Tools for accessing and working with crypto data
Now that we have a good understanding of what crypto data represents and what it looks like, how do we actually access and work with it? Luckily there is an array of great tools to help us with just that.
Block explorers
Block explorers are great resources for examining individual transaction details on a given blockchain. The builders of block explorers have extracted and indexed the entire blockchain ledger, and created fast web interfaces to help users easily look up any transaction. See the screenshot below for an example. All major blockchains have explorers – prominent examples include Etherscan, Polygonscan, BSCScan, Solana beach

While block explorers are great for interrogating individual records within the blockchain ledger, they are not great for answering questions that require aggregation or transformation of the data. For example if you wanted to know how many NFTs were sold through the Opensea exchange in the last 3 months, it would be very difficult to answer that with just block explorers. For that you will need direct access to the data.
Getting the data
One way to directly access the data is to query the blockchain yourself. There are various open source utility packages that are available in Python and Javascript to help make this process easier. For example
- For the Ethereum blockchains, and EVM compatible chains like Polygon and BSC, you can use the Web3 package.
- For Solana, you can use the Solana Py
With these utility libraries, you will be able to programmatically interact with the blockchain of interest, to query for data, submit transactions, and even deploy smart contracts.

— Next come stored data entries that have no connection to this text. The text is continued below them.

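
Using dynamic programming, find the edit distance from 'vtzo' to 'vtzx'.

Let D[i][j] be the edit distance between the first i characters of 'vtzo' and the first j characters of 'vtzx', with D[i][0] = i, D[0][j] = j, and D[i][j] = D[i-1][j-1] if the characters match, else 1 + min(D[i-1][j], D[i][j-1], D[i-1][j-1]). Filling the table (rows: prefixes of 'vtzo', columns: prefixes of 'vtzx'):
     ε  v  t  z  x
  ε  0  1  2  3  4
  v  1  0  1  2  3
  t  2  1  0  1  2
  z  3  2  1  0  1
  o  4  3  2  1  1
The bottom-right entry gives D[4][4] = 1, so no sequence of fewer than 1 edit works. Backtracking through the table gives one optimal edit sequence (1 edit):
  vtzo → vtzx (sub o→x @4)
Edit distance = 1.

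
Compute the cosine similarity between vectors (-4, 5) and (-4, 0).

With u = (-4, 5), v = (-4, 0):
u·v = (-4)·(-4) + 5·0 = 16 + 0 = 16.
|u| = √((-4)² + 5²) = √41, |v| = √((-4)² + 0²) = √16, so |u||v| = √(41·16) = √656.
cos θ = (u·v)/(|u||v|) = 16/√656 ≈ 0.6247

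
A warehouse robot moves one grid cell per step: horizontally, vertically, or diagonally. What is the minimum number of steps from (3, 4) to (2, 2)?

max(|x_i - y_i|) = max(|3 - 2|, |4 - 2|) = max(1, 2) = 2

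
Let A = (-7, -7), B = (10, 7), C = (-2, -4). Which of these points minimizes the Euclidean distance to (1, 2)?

Distances: d(A) ≈ 12.0416, d(B) ≈ 10.2956, d(C) ≈ 6.7082. Nearest: C = (-2, -4) with distance 6.7082.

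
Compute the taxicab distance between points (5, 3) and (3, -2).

Σ|x_i - y_i| = |5 - 3| + |3 - (-2)| = 2 + 5 = 7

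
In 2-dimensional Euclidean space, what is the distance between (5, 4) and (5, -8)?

√(Σ(x_i - y_i)²) = √((5 - 5)² + (4 - (-8))²)
= √(0² + 12²) = √(0 + 144) = √144 = 12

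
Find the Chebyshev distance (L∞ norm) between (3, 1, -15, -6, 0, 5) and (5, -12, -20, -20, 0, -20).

max(|x_i - y_i|) = max(|3 - 5|, |1 - (-12)|, |-15 - (-20)|, |-6 - (-20)|, |0 - 0|, |5 - (-20)|) = max(2, 13, 5, 14, 0, 25) = 25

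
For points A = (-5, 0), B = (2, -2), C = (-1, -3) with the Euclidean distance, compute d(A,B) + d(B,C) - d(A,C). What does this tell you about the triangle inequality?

d(A,B) = √(7² + 2²) = √53 ≈ 7.2801, d(B,C) = √(3² + 1²) = √10 ≈ 3.1623, d(A,C) = √(4² + 3²) = √25 = 5.
d(A,B) + d(B,C) - d(A,C) = 7.2801 + 3.1623 - 5 = 10.4424 - 5 = 5.4424 (to 4 decimal places). This is ≥ 0, so the triangle inequality holds for these points.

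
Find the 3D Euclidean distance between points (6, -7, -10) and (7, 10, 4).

√(Σ(x_i - y_i)²) = √((6 - 7)² + (-7 - 10)² + (-10 - 4)²)
= √((-1)² + (-17)² + (-14)²) = √(1 + 289 + 196) = √486 ≈ 22.0454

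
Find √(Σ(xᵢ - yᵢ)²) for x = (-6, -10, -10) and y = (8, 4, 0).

√(Σ(x_i - y_i)²) = √((-6 - 8)² + (-10 - 4)² + (-10 - 0)²)
= √((-14)² + (-14)² + (-10)²) = √(196 + 196 + 100) = √492 ≈ 22.1811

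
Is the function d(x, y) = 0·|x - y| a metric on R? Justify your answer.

No. With c = 0, d(x,y) = 0 for all x, y. This fails identity of indiscernibles: d(5, 7) = 0 but 5 ≠ 7.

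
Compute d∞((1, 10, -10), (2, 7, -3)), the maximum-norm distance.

max(|x_i - y_i|) = max(|1 - 2|, |10 - 7|, |-10 - (-3)|) = max(1, 3, 7) = 7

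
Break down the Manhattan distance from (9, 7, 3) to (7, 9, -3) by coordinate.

Σ|x_i - y_i| = |9 - 7| + |7 - 9| + |3 - (-3)| = 2 + 2 + 6 = 10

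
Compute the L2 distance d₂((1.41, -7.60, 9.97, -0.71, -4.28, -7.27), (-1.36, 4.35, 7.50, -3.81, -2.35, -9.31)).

√(Σ(x_i - y_i)²) = √((1.41 - (-1.36))² + (-7.6 - 4.35)² + (9.97 - 7.5)² + (-0.71 - (-3.81))² + (-4.28 - (-2.35))² + (-7.27 - (-9.31))²)
= √(2.77² + (-11.95)² + 2.47² + 3.1² + (-1.93)² + 2.04²) = √(7.6729 + 142.8025 + 6.1009 + 9.61 + 3.7249 + 4.1616) = √174.0728 ≈ 13.1937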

There are also open source projects that have packaged the above building blocks together into full ETL pipelines to help you download all the granular data into your own environment. Furthermore, the owners of these projects have also published many of the raw datasets into public datasets on Google cloud, which offers a relatively easy-to-use SQL interface to query the data.

Last, but not least, Dune analytics is another great resource for accessing and analyzing blockchain data. It has both raw and decoded data for Ethereum, Polygon, Optimism and BSC as of the writing of this post. This is a very differentiated offering compared to the public dataset on Google, because the decoding makes the hexadecimal encoded data fields human readable. It offers a Postgres interface for querying the datasets and a simple point and click interface for creating simple dashboards on top of the query results. The community of users on Dune is also quite active and has generated an extensive library of example queries and dashboards to learn from. Here are a couple of examples analysis that I have created on Dune
Key takeaways
- Crypto data is the exhaust from the web 3.0 application architecture
- It contains full history of all the "backend API calls" in a crypto application, in the form of transactions, logs and traces
- These data structures contain granular details of the user request and application state changes
- There are a variety of freely available tools to help us access and analyze this treasure trove of data
Hopefully this was a useful discussion and I have helped you gain better intuition about what crypto data is, what it looks like and how to work with it. In my next post, I will provide a tutorial on how to decode crypto data and make them more human readable, as a precursor to deeper investigations of popular crypto applications like Opensea and Uniswap. Be sure to hit the email icon to subscribe if you would like to be notified when that posts.
Thank you for reading and feel free to reach out if you have questions or comments. _Twitter | Linkedin_
[1] This discussion will be using the Ethereum blockchain as the primary reference architecture. Specifics may vary for other blockchains like Solana, but many of the concepts will generally.
[2] This is a simplified illustration of a web 3.0 application that glosses over some implementation details. For a more thorough review, the user is encouraged to study this excellent deep dive.